Monsieur le président, monsieur le secrétaire d'État, mes chers collègues, l'article 65 octies, introduit au Sénat par un amendement du Gouvernement, s'inscrit dans l'annonce présidentielle visant à supprimer le juge d'instruction. Il tend, en effet, à reporter du 1er janvier 2010 au 1er janvier 2011 l'entrée en vigueur de la collégialité de l'instruction.
L'exposé des motifs de l'amendement déposé par le Gouvernement est on ne peut plus clair : « Quel que puisse être le contenu de la réforme à venir, qui dépendra des solutions retenues par le Parlement lorsqu'il se prononcera sur le projet de code de procédure pénale rénové, il ne serait pas raisonnable que la collégialité de l'instruction soit mise en oeuvre pour une période susceptible d'être seulement transitoire. » Quoi que vous en disiez, il s'agit purement et simplement d'anticiper la future suppression du juge d'instruction décidée par le seul Président de la République, et qui, sans aucun doute, sera confirmée par la commission Léger.
Une fois de plus, et comme le confirme la future modification du règlement, la démonstration pourrait être faite qu'en dépit de toutes les belles déclarations d'intention que vous pouvez faire, les droits du Parlement se résument à entériner la volonté présidentielle.
Pourtant, ce n'est pas là une question de moindre importance. Le Parlement avait décidé en 2007 la mise en place de la collégialité de l'instruction. Cette réforme avait été souhaitée et saluée par les professionnels et l'ensemble des députés l'avaient soutenue. Je rappelle que la chancellerie, qui l'avait proposée, avait donné un avis très positif sur l'organisation de la collégialité. Prendre aujourd'hui pour argument le fait que les juridictions ne seraient pas encore prêtes pour la collégialité de l'instruction, faute d'une anticipation suffisante des mesures nécessaires en termes d'affectations de personnels et d'organisation des tribunaux, ne peut être admissible.

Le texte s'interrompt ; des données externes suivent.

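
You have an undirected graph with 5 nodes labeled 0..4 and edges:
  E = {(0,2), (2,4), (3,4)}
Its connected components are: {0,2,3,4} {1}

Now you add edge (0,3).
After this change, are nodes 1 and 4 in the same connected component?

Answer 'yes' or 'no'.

Answer: no

Derivation:
Initial components: {0,2,3,4} {1}
Adding edge (0,3): both already in same component {0,2,3,4}. No change.
New components: {0,2,3,4} {1}
Are 1 and 4 in the same component? no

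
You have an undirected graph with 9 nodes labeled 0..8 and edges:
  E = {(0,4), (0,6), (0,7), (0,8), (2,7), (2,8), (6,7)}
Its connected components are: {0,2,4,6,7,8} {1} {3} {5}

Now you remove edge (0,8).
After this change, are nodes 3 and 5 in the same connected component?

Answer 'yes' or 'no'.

Answer: no

Derivation:
Initial components: {0,2,4,6,7,8} {1} {3} {5}
Removing edge (0,8): not a bridge — component count unchanged at 4.
New components: {0,2,4,6,7,8} {1} {3} {5}
Are 3 and 5 in the same component? no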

Pour notre part, nous nous étions abstenus et avions alerté le pouvoir exécutif sur les moyens indispensables à la collégialité de l'instruction. Cette incapacité du pouvoir exécutif à mettre en oeuvre les réformes votées est désormais devenue chronique !
Du reste, au-delà de ces observations quant au respect du pouvoir législatif, la collégialité de l'instruction était et reste la réforme à faire. Avant même de nous donner les moyens de constater ou non son efficacité, en nous soumettant cet article, le Gouvernement nous demande, dans l'attente d'une future réforme visant à confier toutes les enquêtes pénales au parquet, de faire passer le message à la chancellerie et au corps judiciaire qu'il ne leur faut surtout pas anticiper la mise en oeuvre de la collégialité.
Bien évidemment, nous nous opposons fermement à cet article et dénonçons le procédé utilisé. Un tel article n'a en effet aucunement sa place dans une proposition de loi visant à simplifier le droit. Nous voterons par conséquent l'amendement de suppression de Dominique Raimbourg ; s'il n'était pas adopté, nous voterions en faveur de l'amendement suivant.